Automated inferences: occupation and career stage were deduced from open responses (for example, “last thing I used with a chatbot”). That lets researchers group 81,000 accounts, but it introduces uncertainty in each person’s label.
Productivity measured on an adapted Likert scale (1 to 7): 1 = less productive, 4 = neutral, 7 = transformatively more productive. The mean was 5.1 ("substantially more productive").
Sentiment classification and quote extraction: Claude was used to find passages where respondents express worry about job loss and to tag the type of improvement (scope, speed, quality, cost).
For example: occupations with more use in coding tasks (software) show higher observed exposure and, in parallel, more mentions of replacement risk.
What people say (examples and patterns)
A software engineer mentioned constant worry about replacement at junior levels.
A customer service rep said AI saves them a lot of time by drafting replies from examples.
A driver used Claude to start an ecommerce business; a landscaper built a musical app thanks to AI.
These testimonials show AI isn’t just a direct accelerator: often it expands what you can do (scope), and other times it speeds up how long tasks take (speed).
Where gains are concentrated
The largest group reporting benefits was management (many entrepreneurs and solopreneurs use Claude to start businesses).
Computer & math (including developers) show substantial improvements: not only for coding, but also for tasks that require advanced training.
Surprisingly, there are also big gains in some lower-income jobs: customer support assistants, operators who use AI for side technical projects, etc.
By type of gain: 48% mentioned expanded scope, 40% speed, and the rest cited quality improvements or cost reductions.
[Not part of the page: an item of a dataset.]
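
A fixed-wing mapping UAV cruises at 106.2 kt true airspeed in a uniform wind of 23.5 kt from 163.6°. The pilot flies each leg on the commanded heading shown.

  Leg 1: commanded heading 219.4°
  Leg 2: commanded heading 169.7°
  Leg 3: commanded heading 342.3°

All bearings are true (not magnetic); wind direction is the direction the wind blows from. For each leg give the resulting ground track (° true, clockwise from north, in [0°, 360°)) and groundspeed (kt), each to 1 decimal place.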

Interpretation: why gains and fears coexist
The evidence suggests people notice where AI is already working harder, and that's where anxiety concentrates. At the same time, many users report personal benefits: faster tasks, new capabilities, freed-up time.
Two key points:
The biggest productivity jumps are associated with greater worry about a role's future. That makes economic sense: if the same task takes less time, demand for labor can fall.
Benefits aren’t evenly distributed: there are signals that high earners gain large advantages, but there are also clear examples of low-wage workers benefiting significantly.
Important limitations (methodological)
Sample bias: only users with personal Claude.ai accounts who opted in responded. That can skew results toward more favorable or self-selected experiences.
Automated inferences: occupation and career stage were inferred from free text; labeling errors are possible.
Open responses: findings depend on what people chose to mention spontaneously, not on structured questions about every topic.
Lack of enterprise coverage: business users may experience a different distribution of benefits between employees and employers.
Practical implications for professionals and organizations
If you’re a manager or product leader: measure observed exposure of critical tasks. Where AI takes a larger share, plan upskilling and job redesign.
If you’re early in your career: recognize the advantage AI can give you, but also the need to develop skills that won’t be easily automated (management, strategic thinking, supervising AI).
For companies and policymakers: use structured surveys alongside usage traffic to estimate where displacement risk accumulates; fund training programs aimed at tasks, not just roles.
Recommended metric: combine percentage of tasks automated (task share) with periodic surveys on speed/scope to anticipate changes in labor demand.
Final reflection
This survey links usage data with real voices and shows a complex picture: AI is empowering many people while generating anxiety where its use is higher. It’s not a single prediction about the future of work; it’s a snapshot you can use to design concrete responses: education, policy, and job redesign.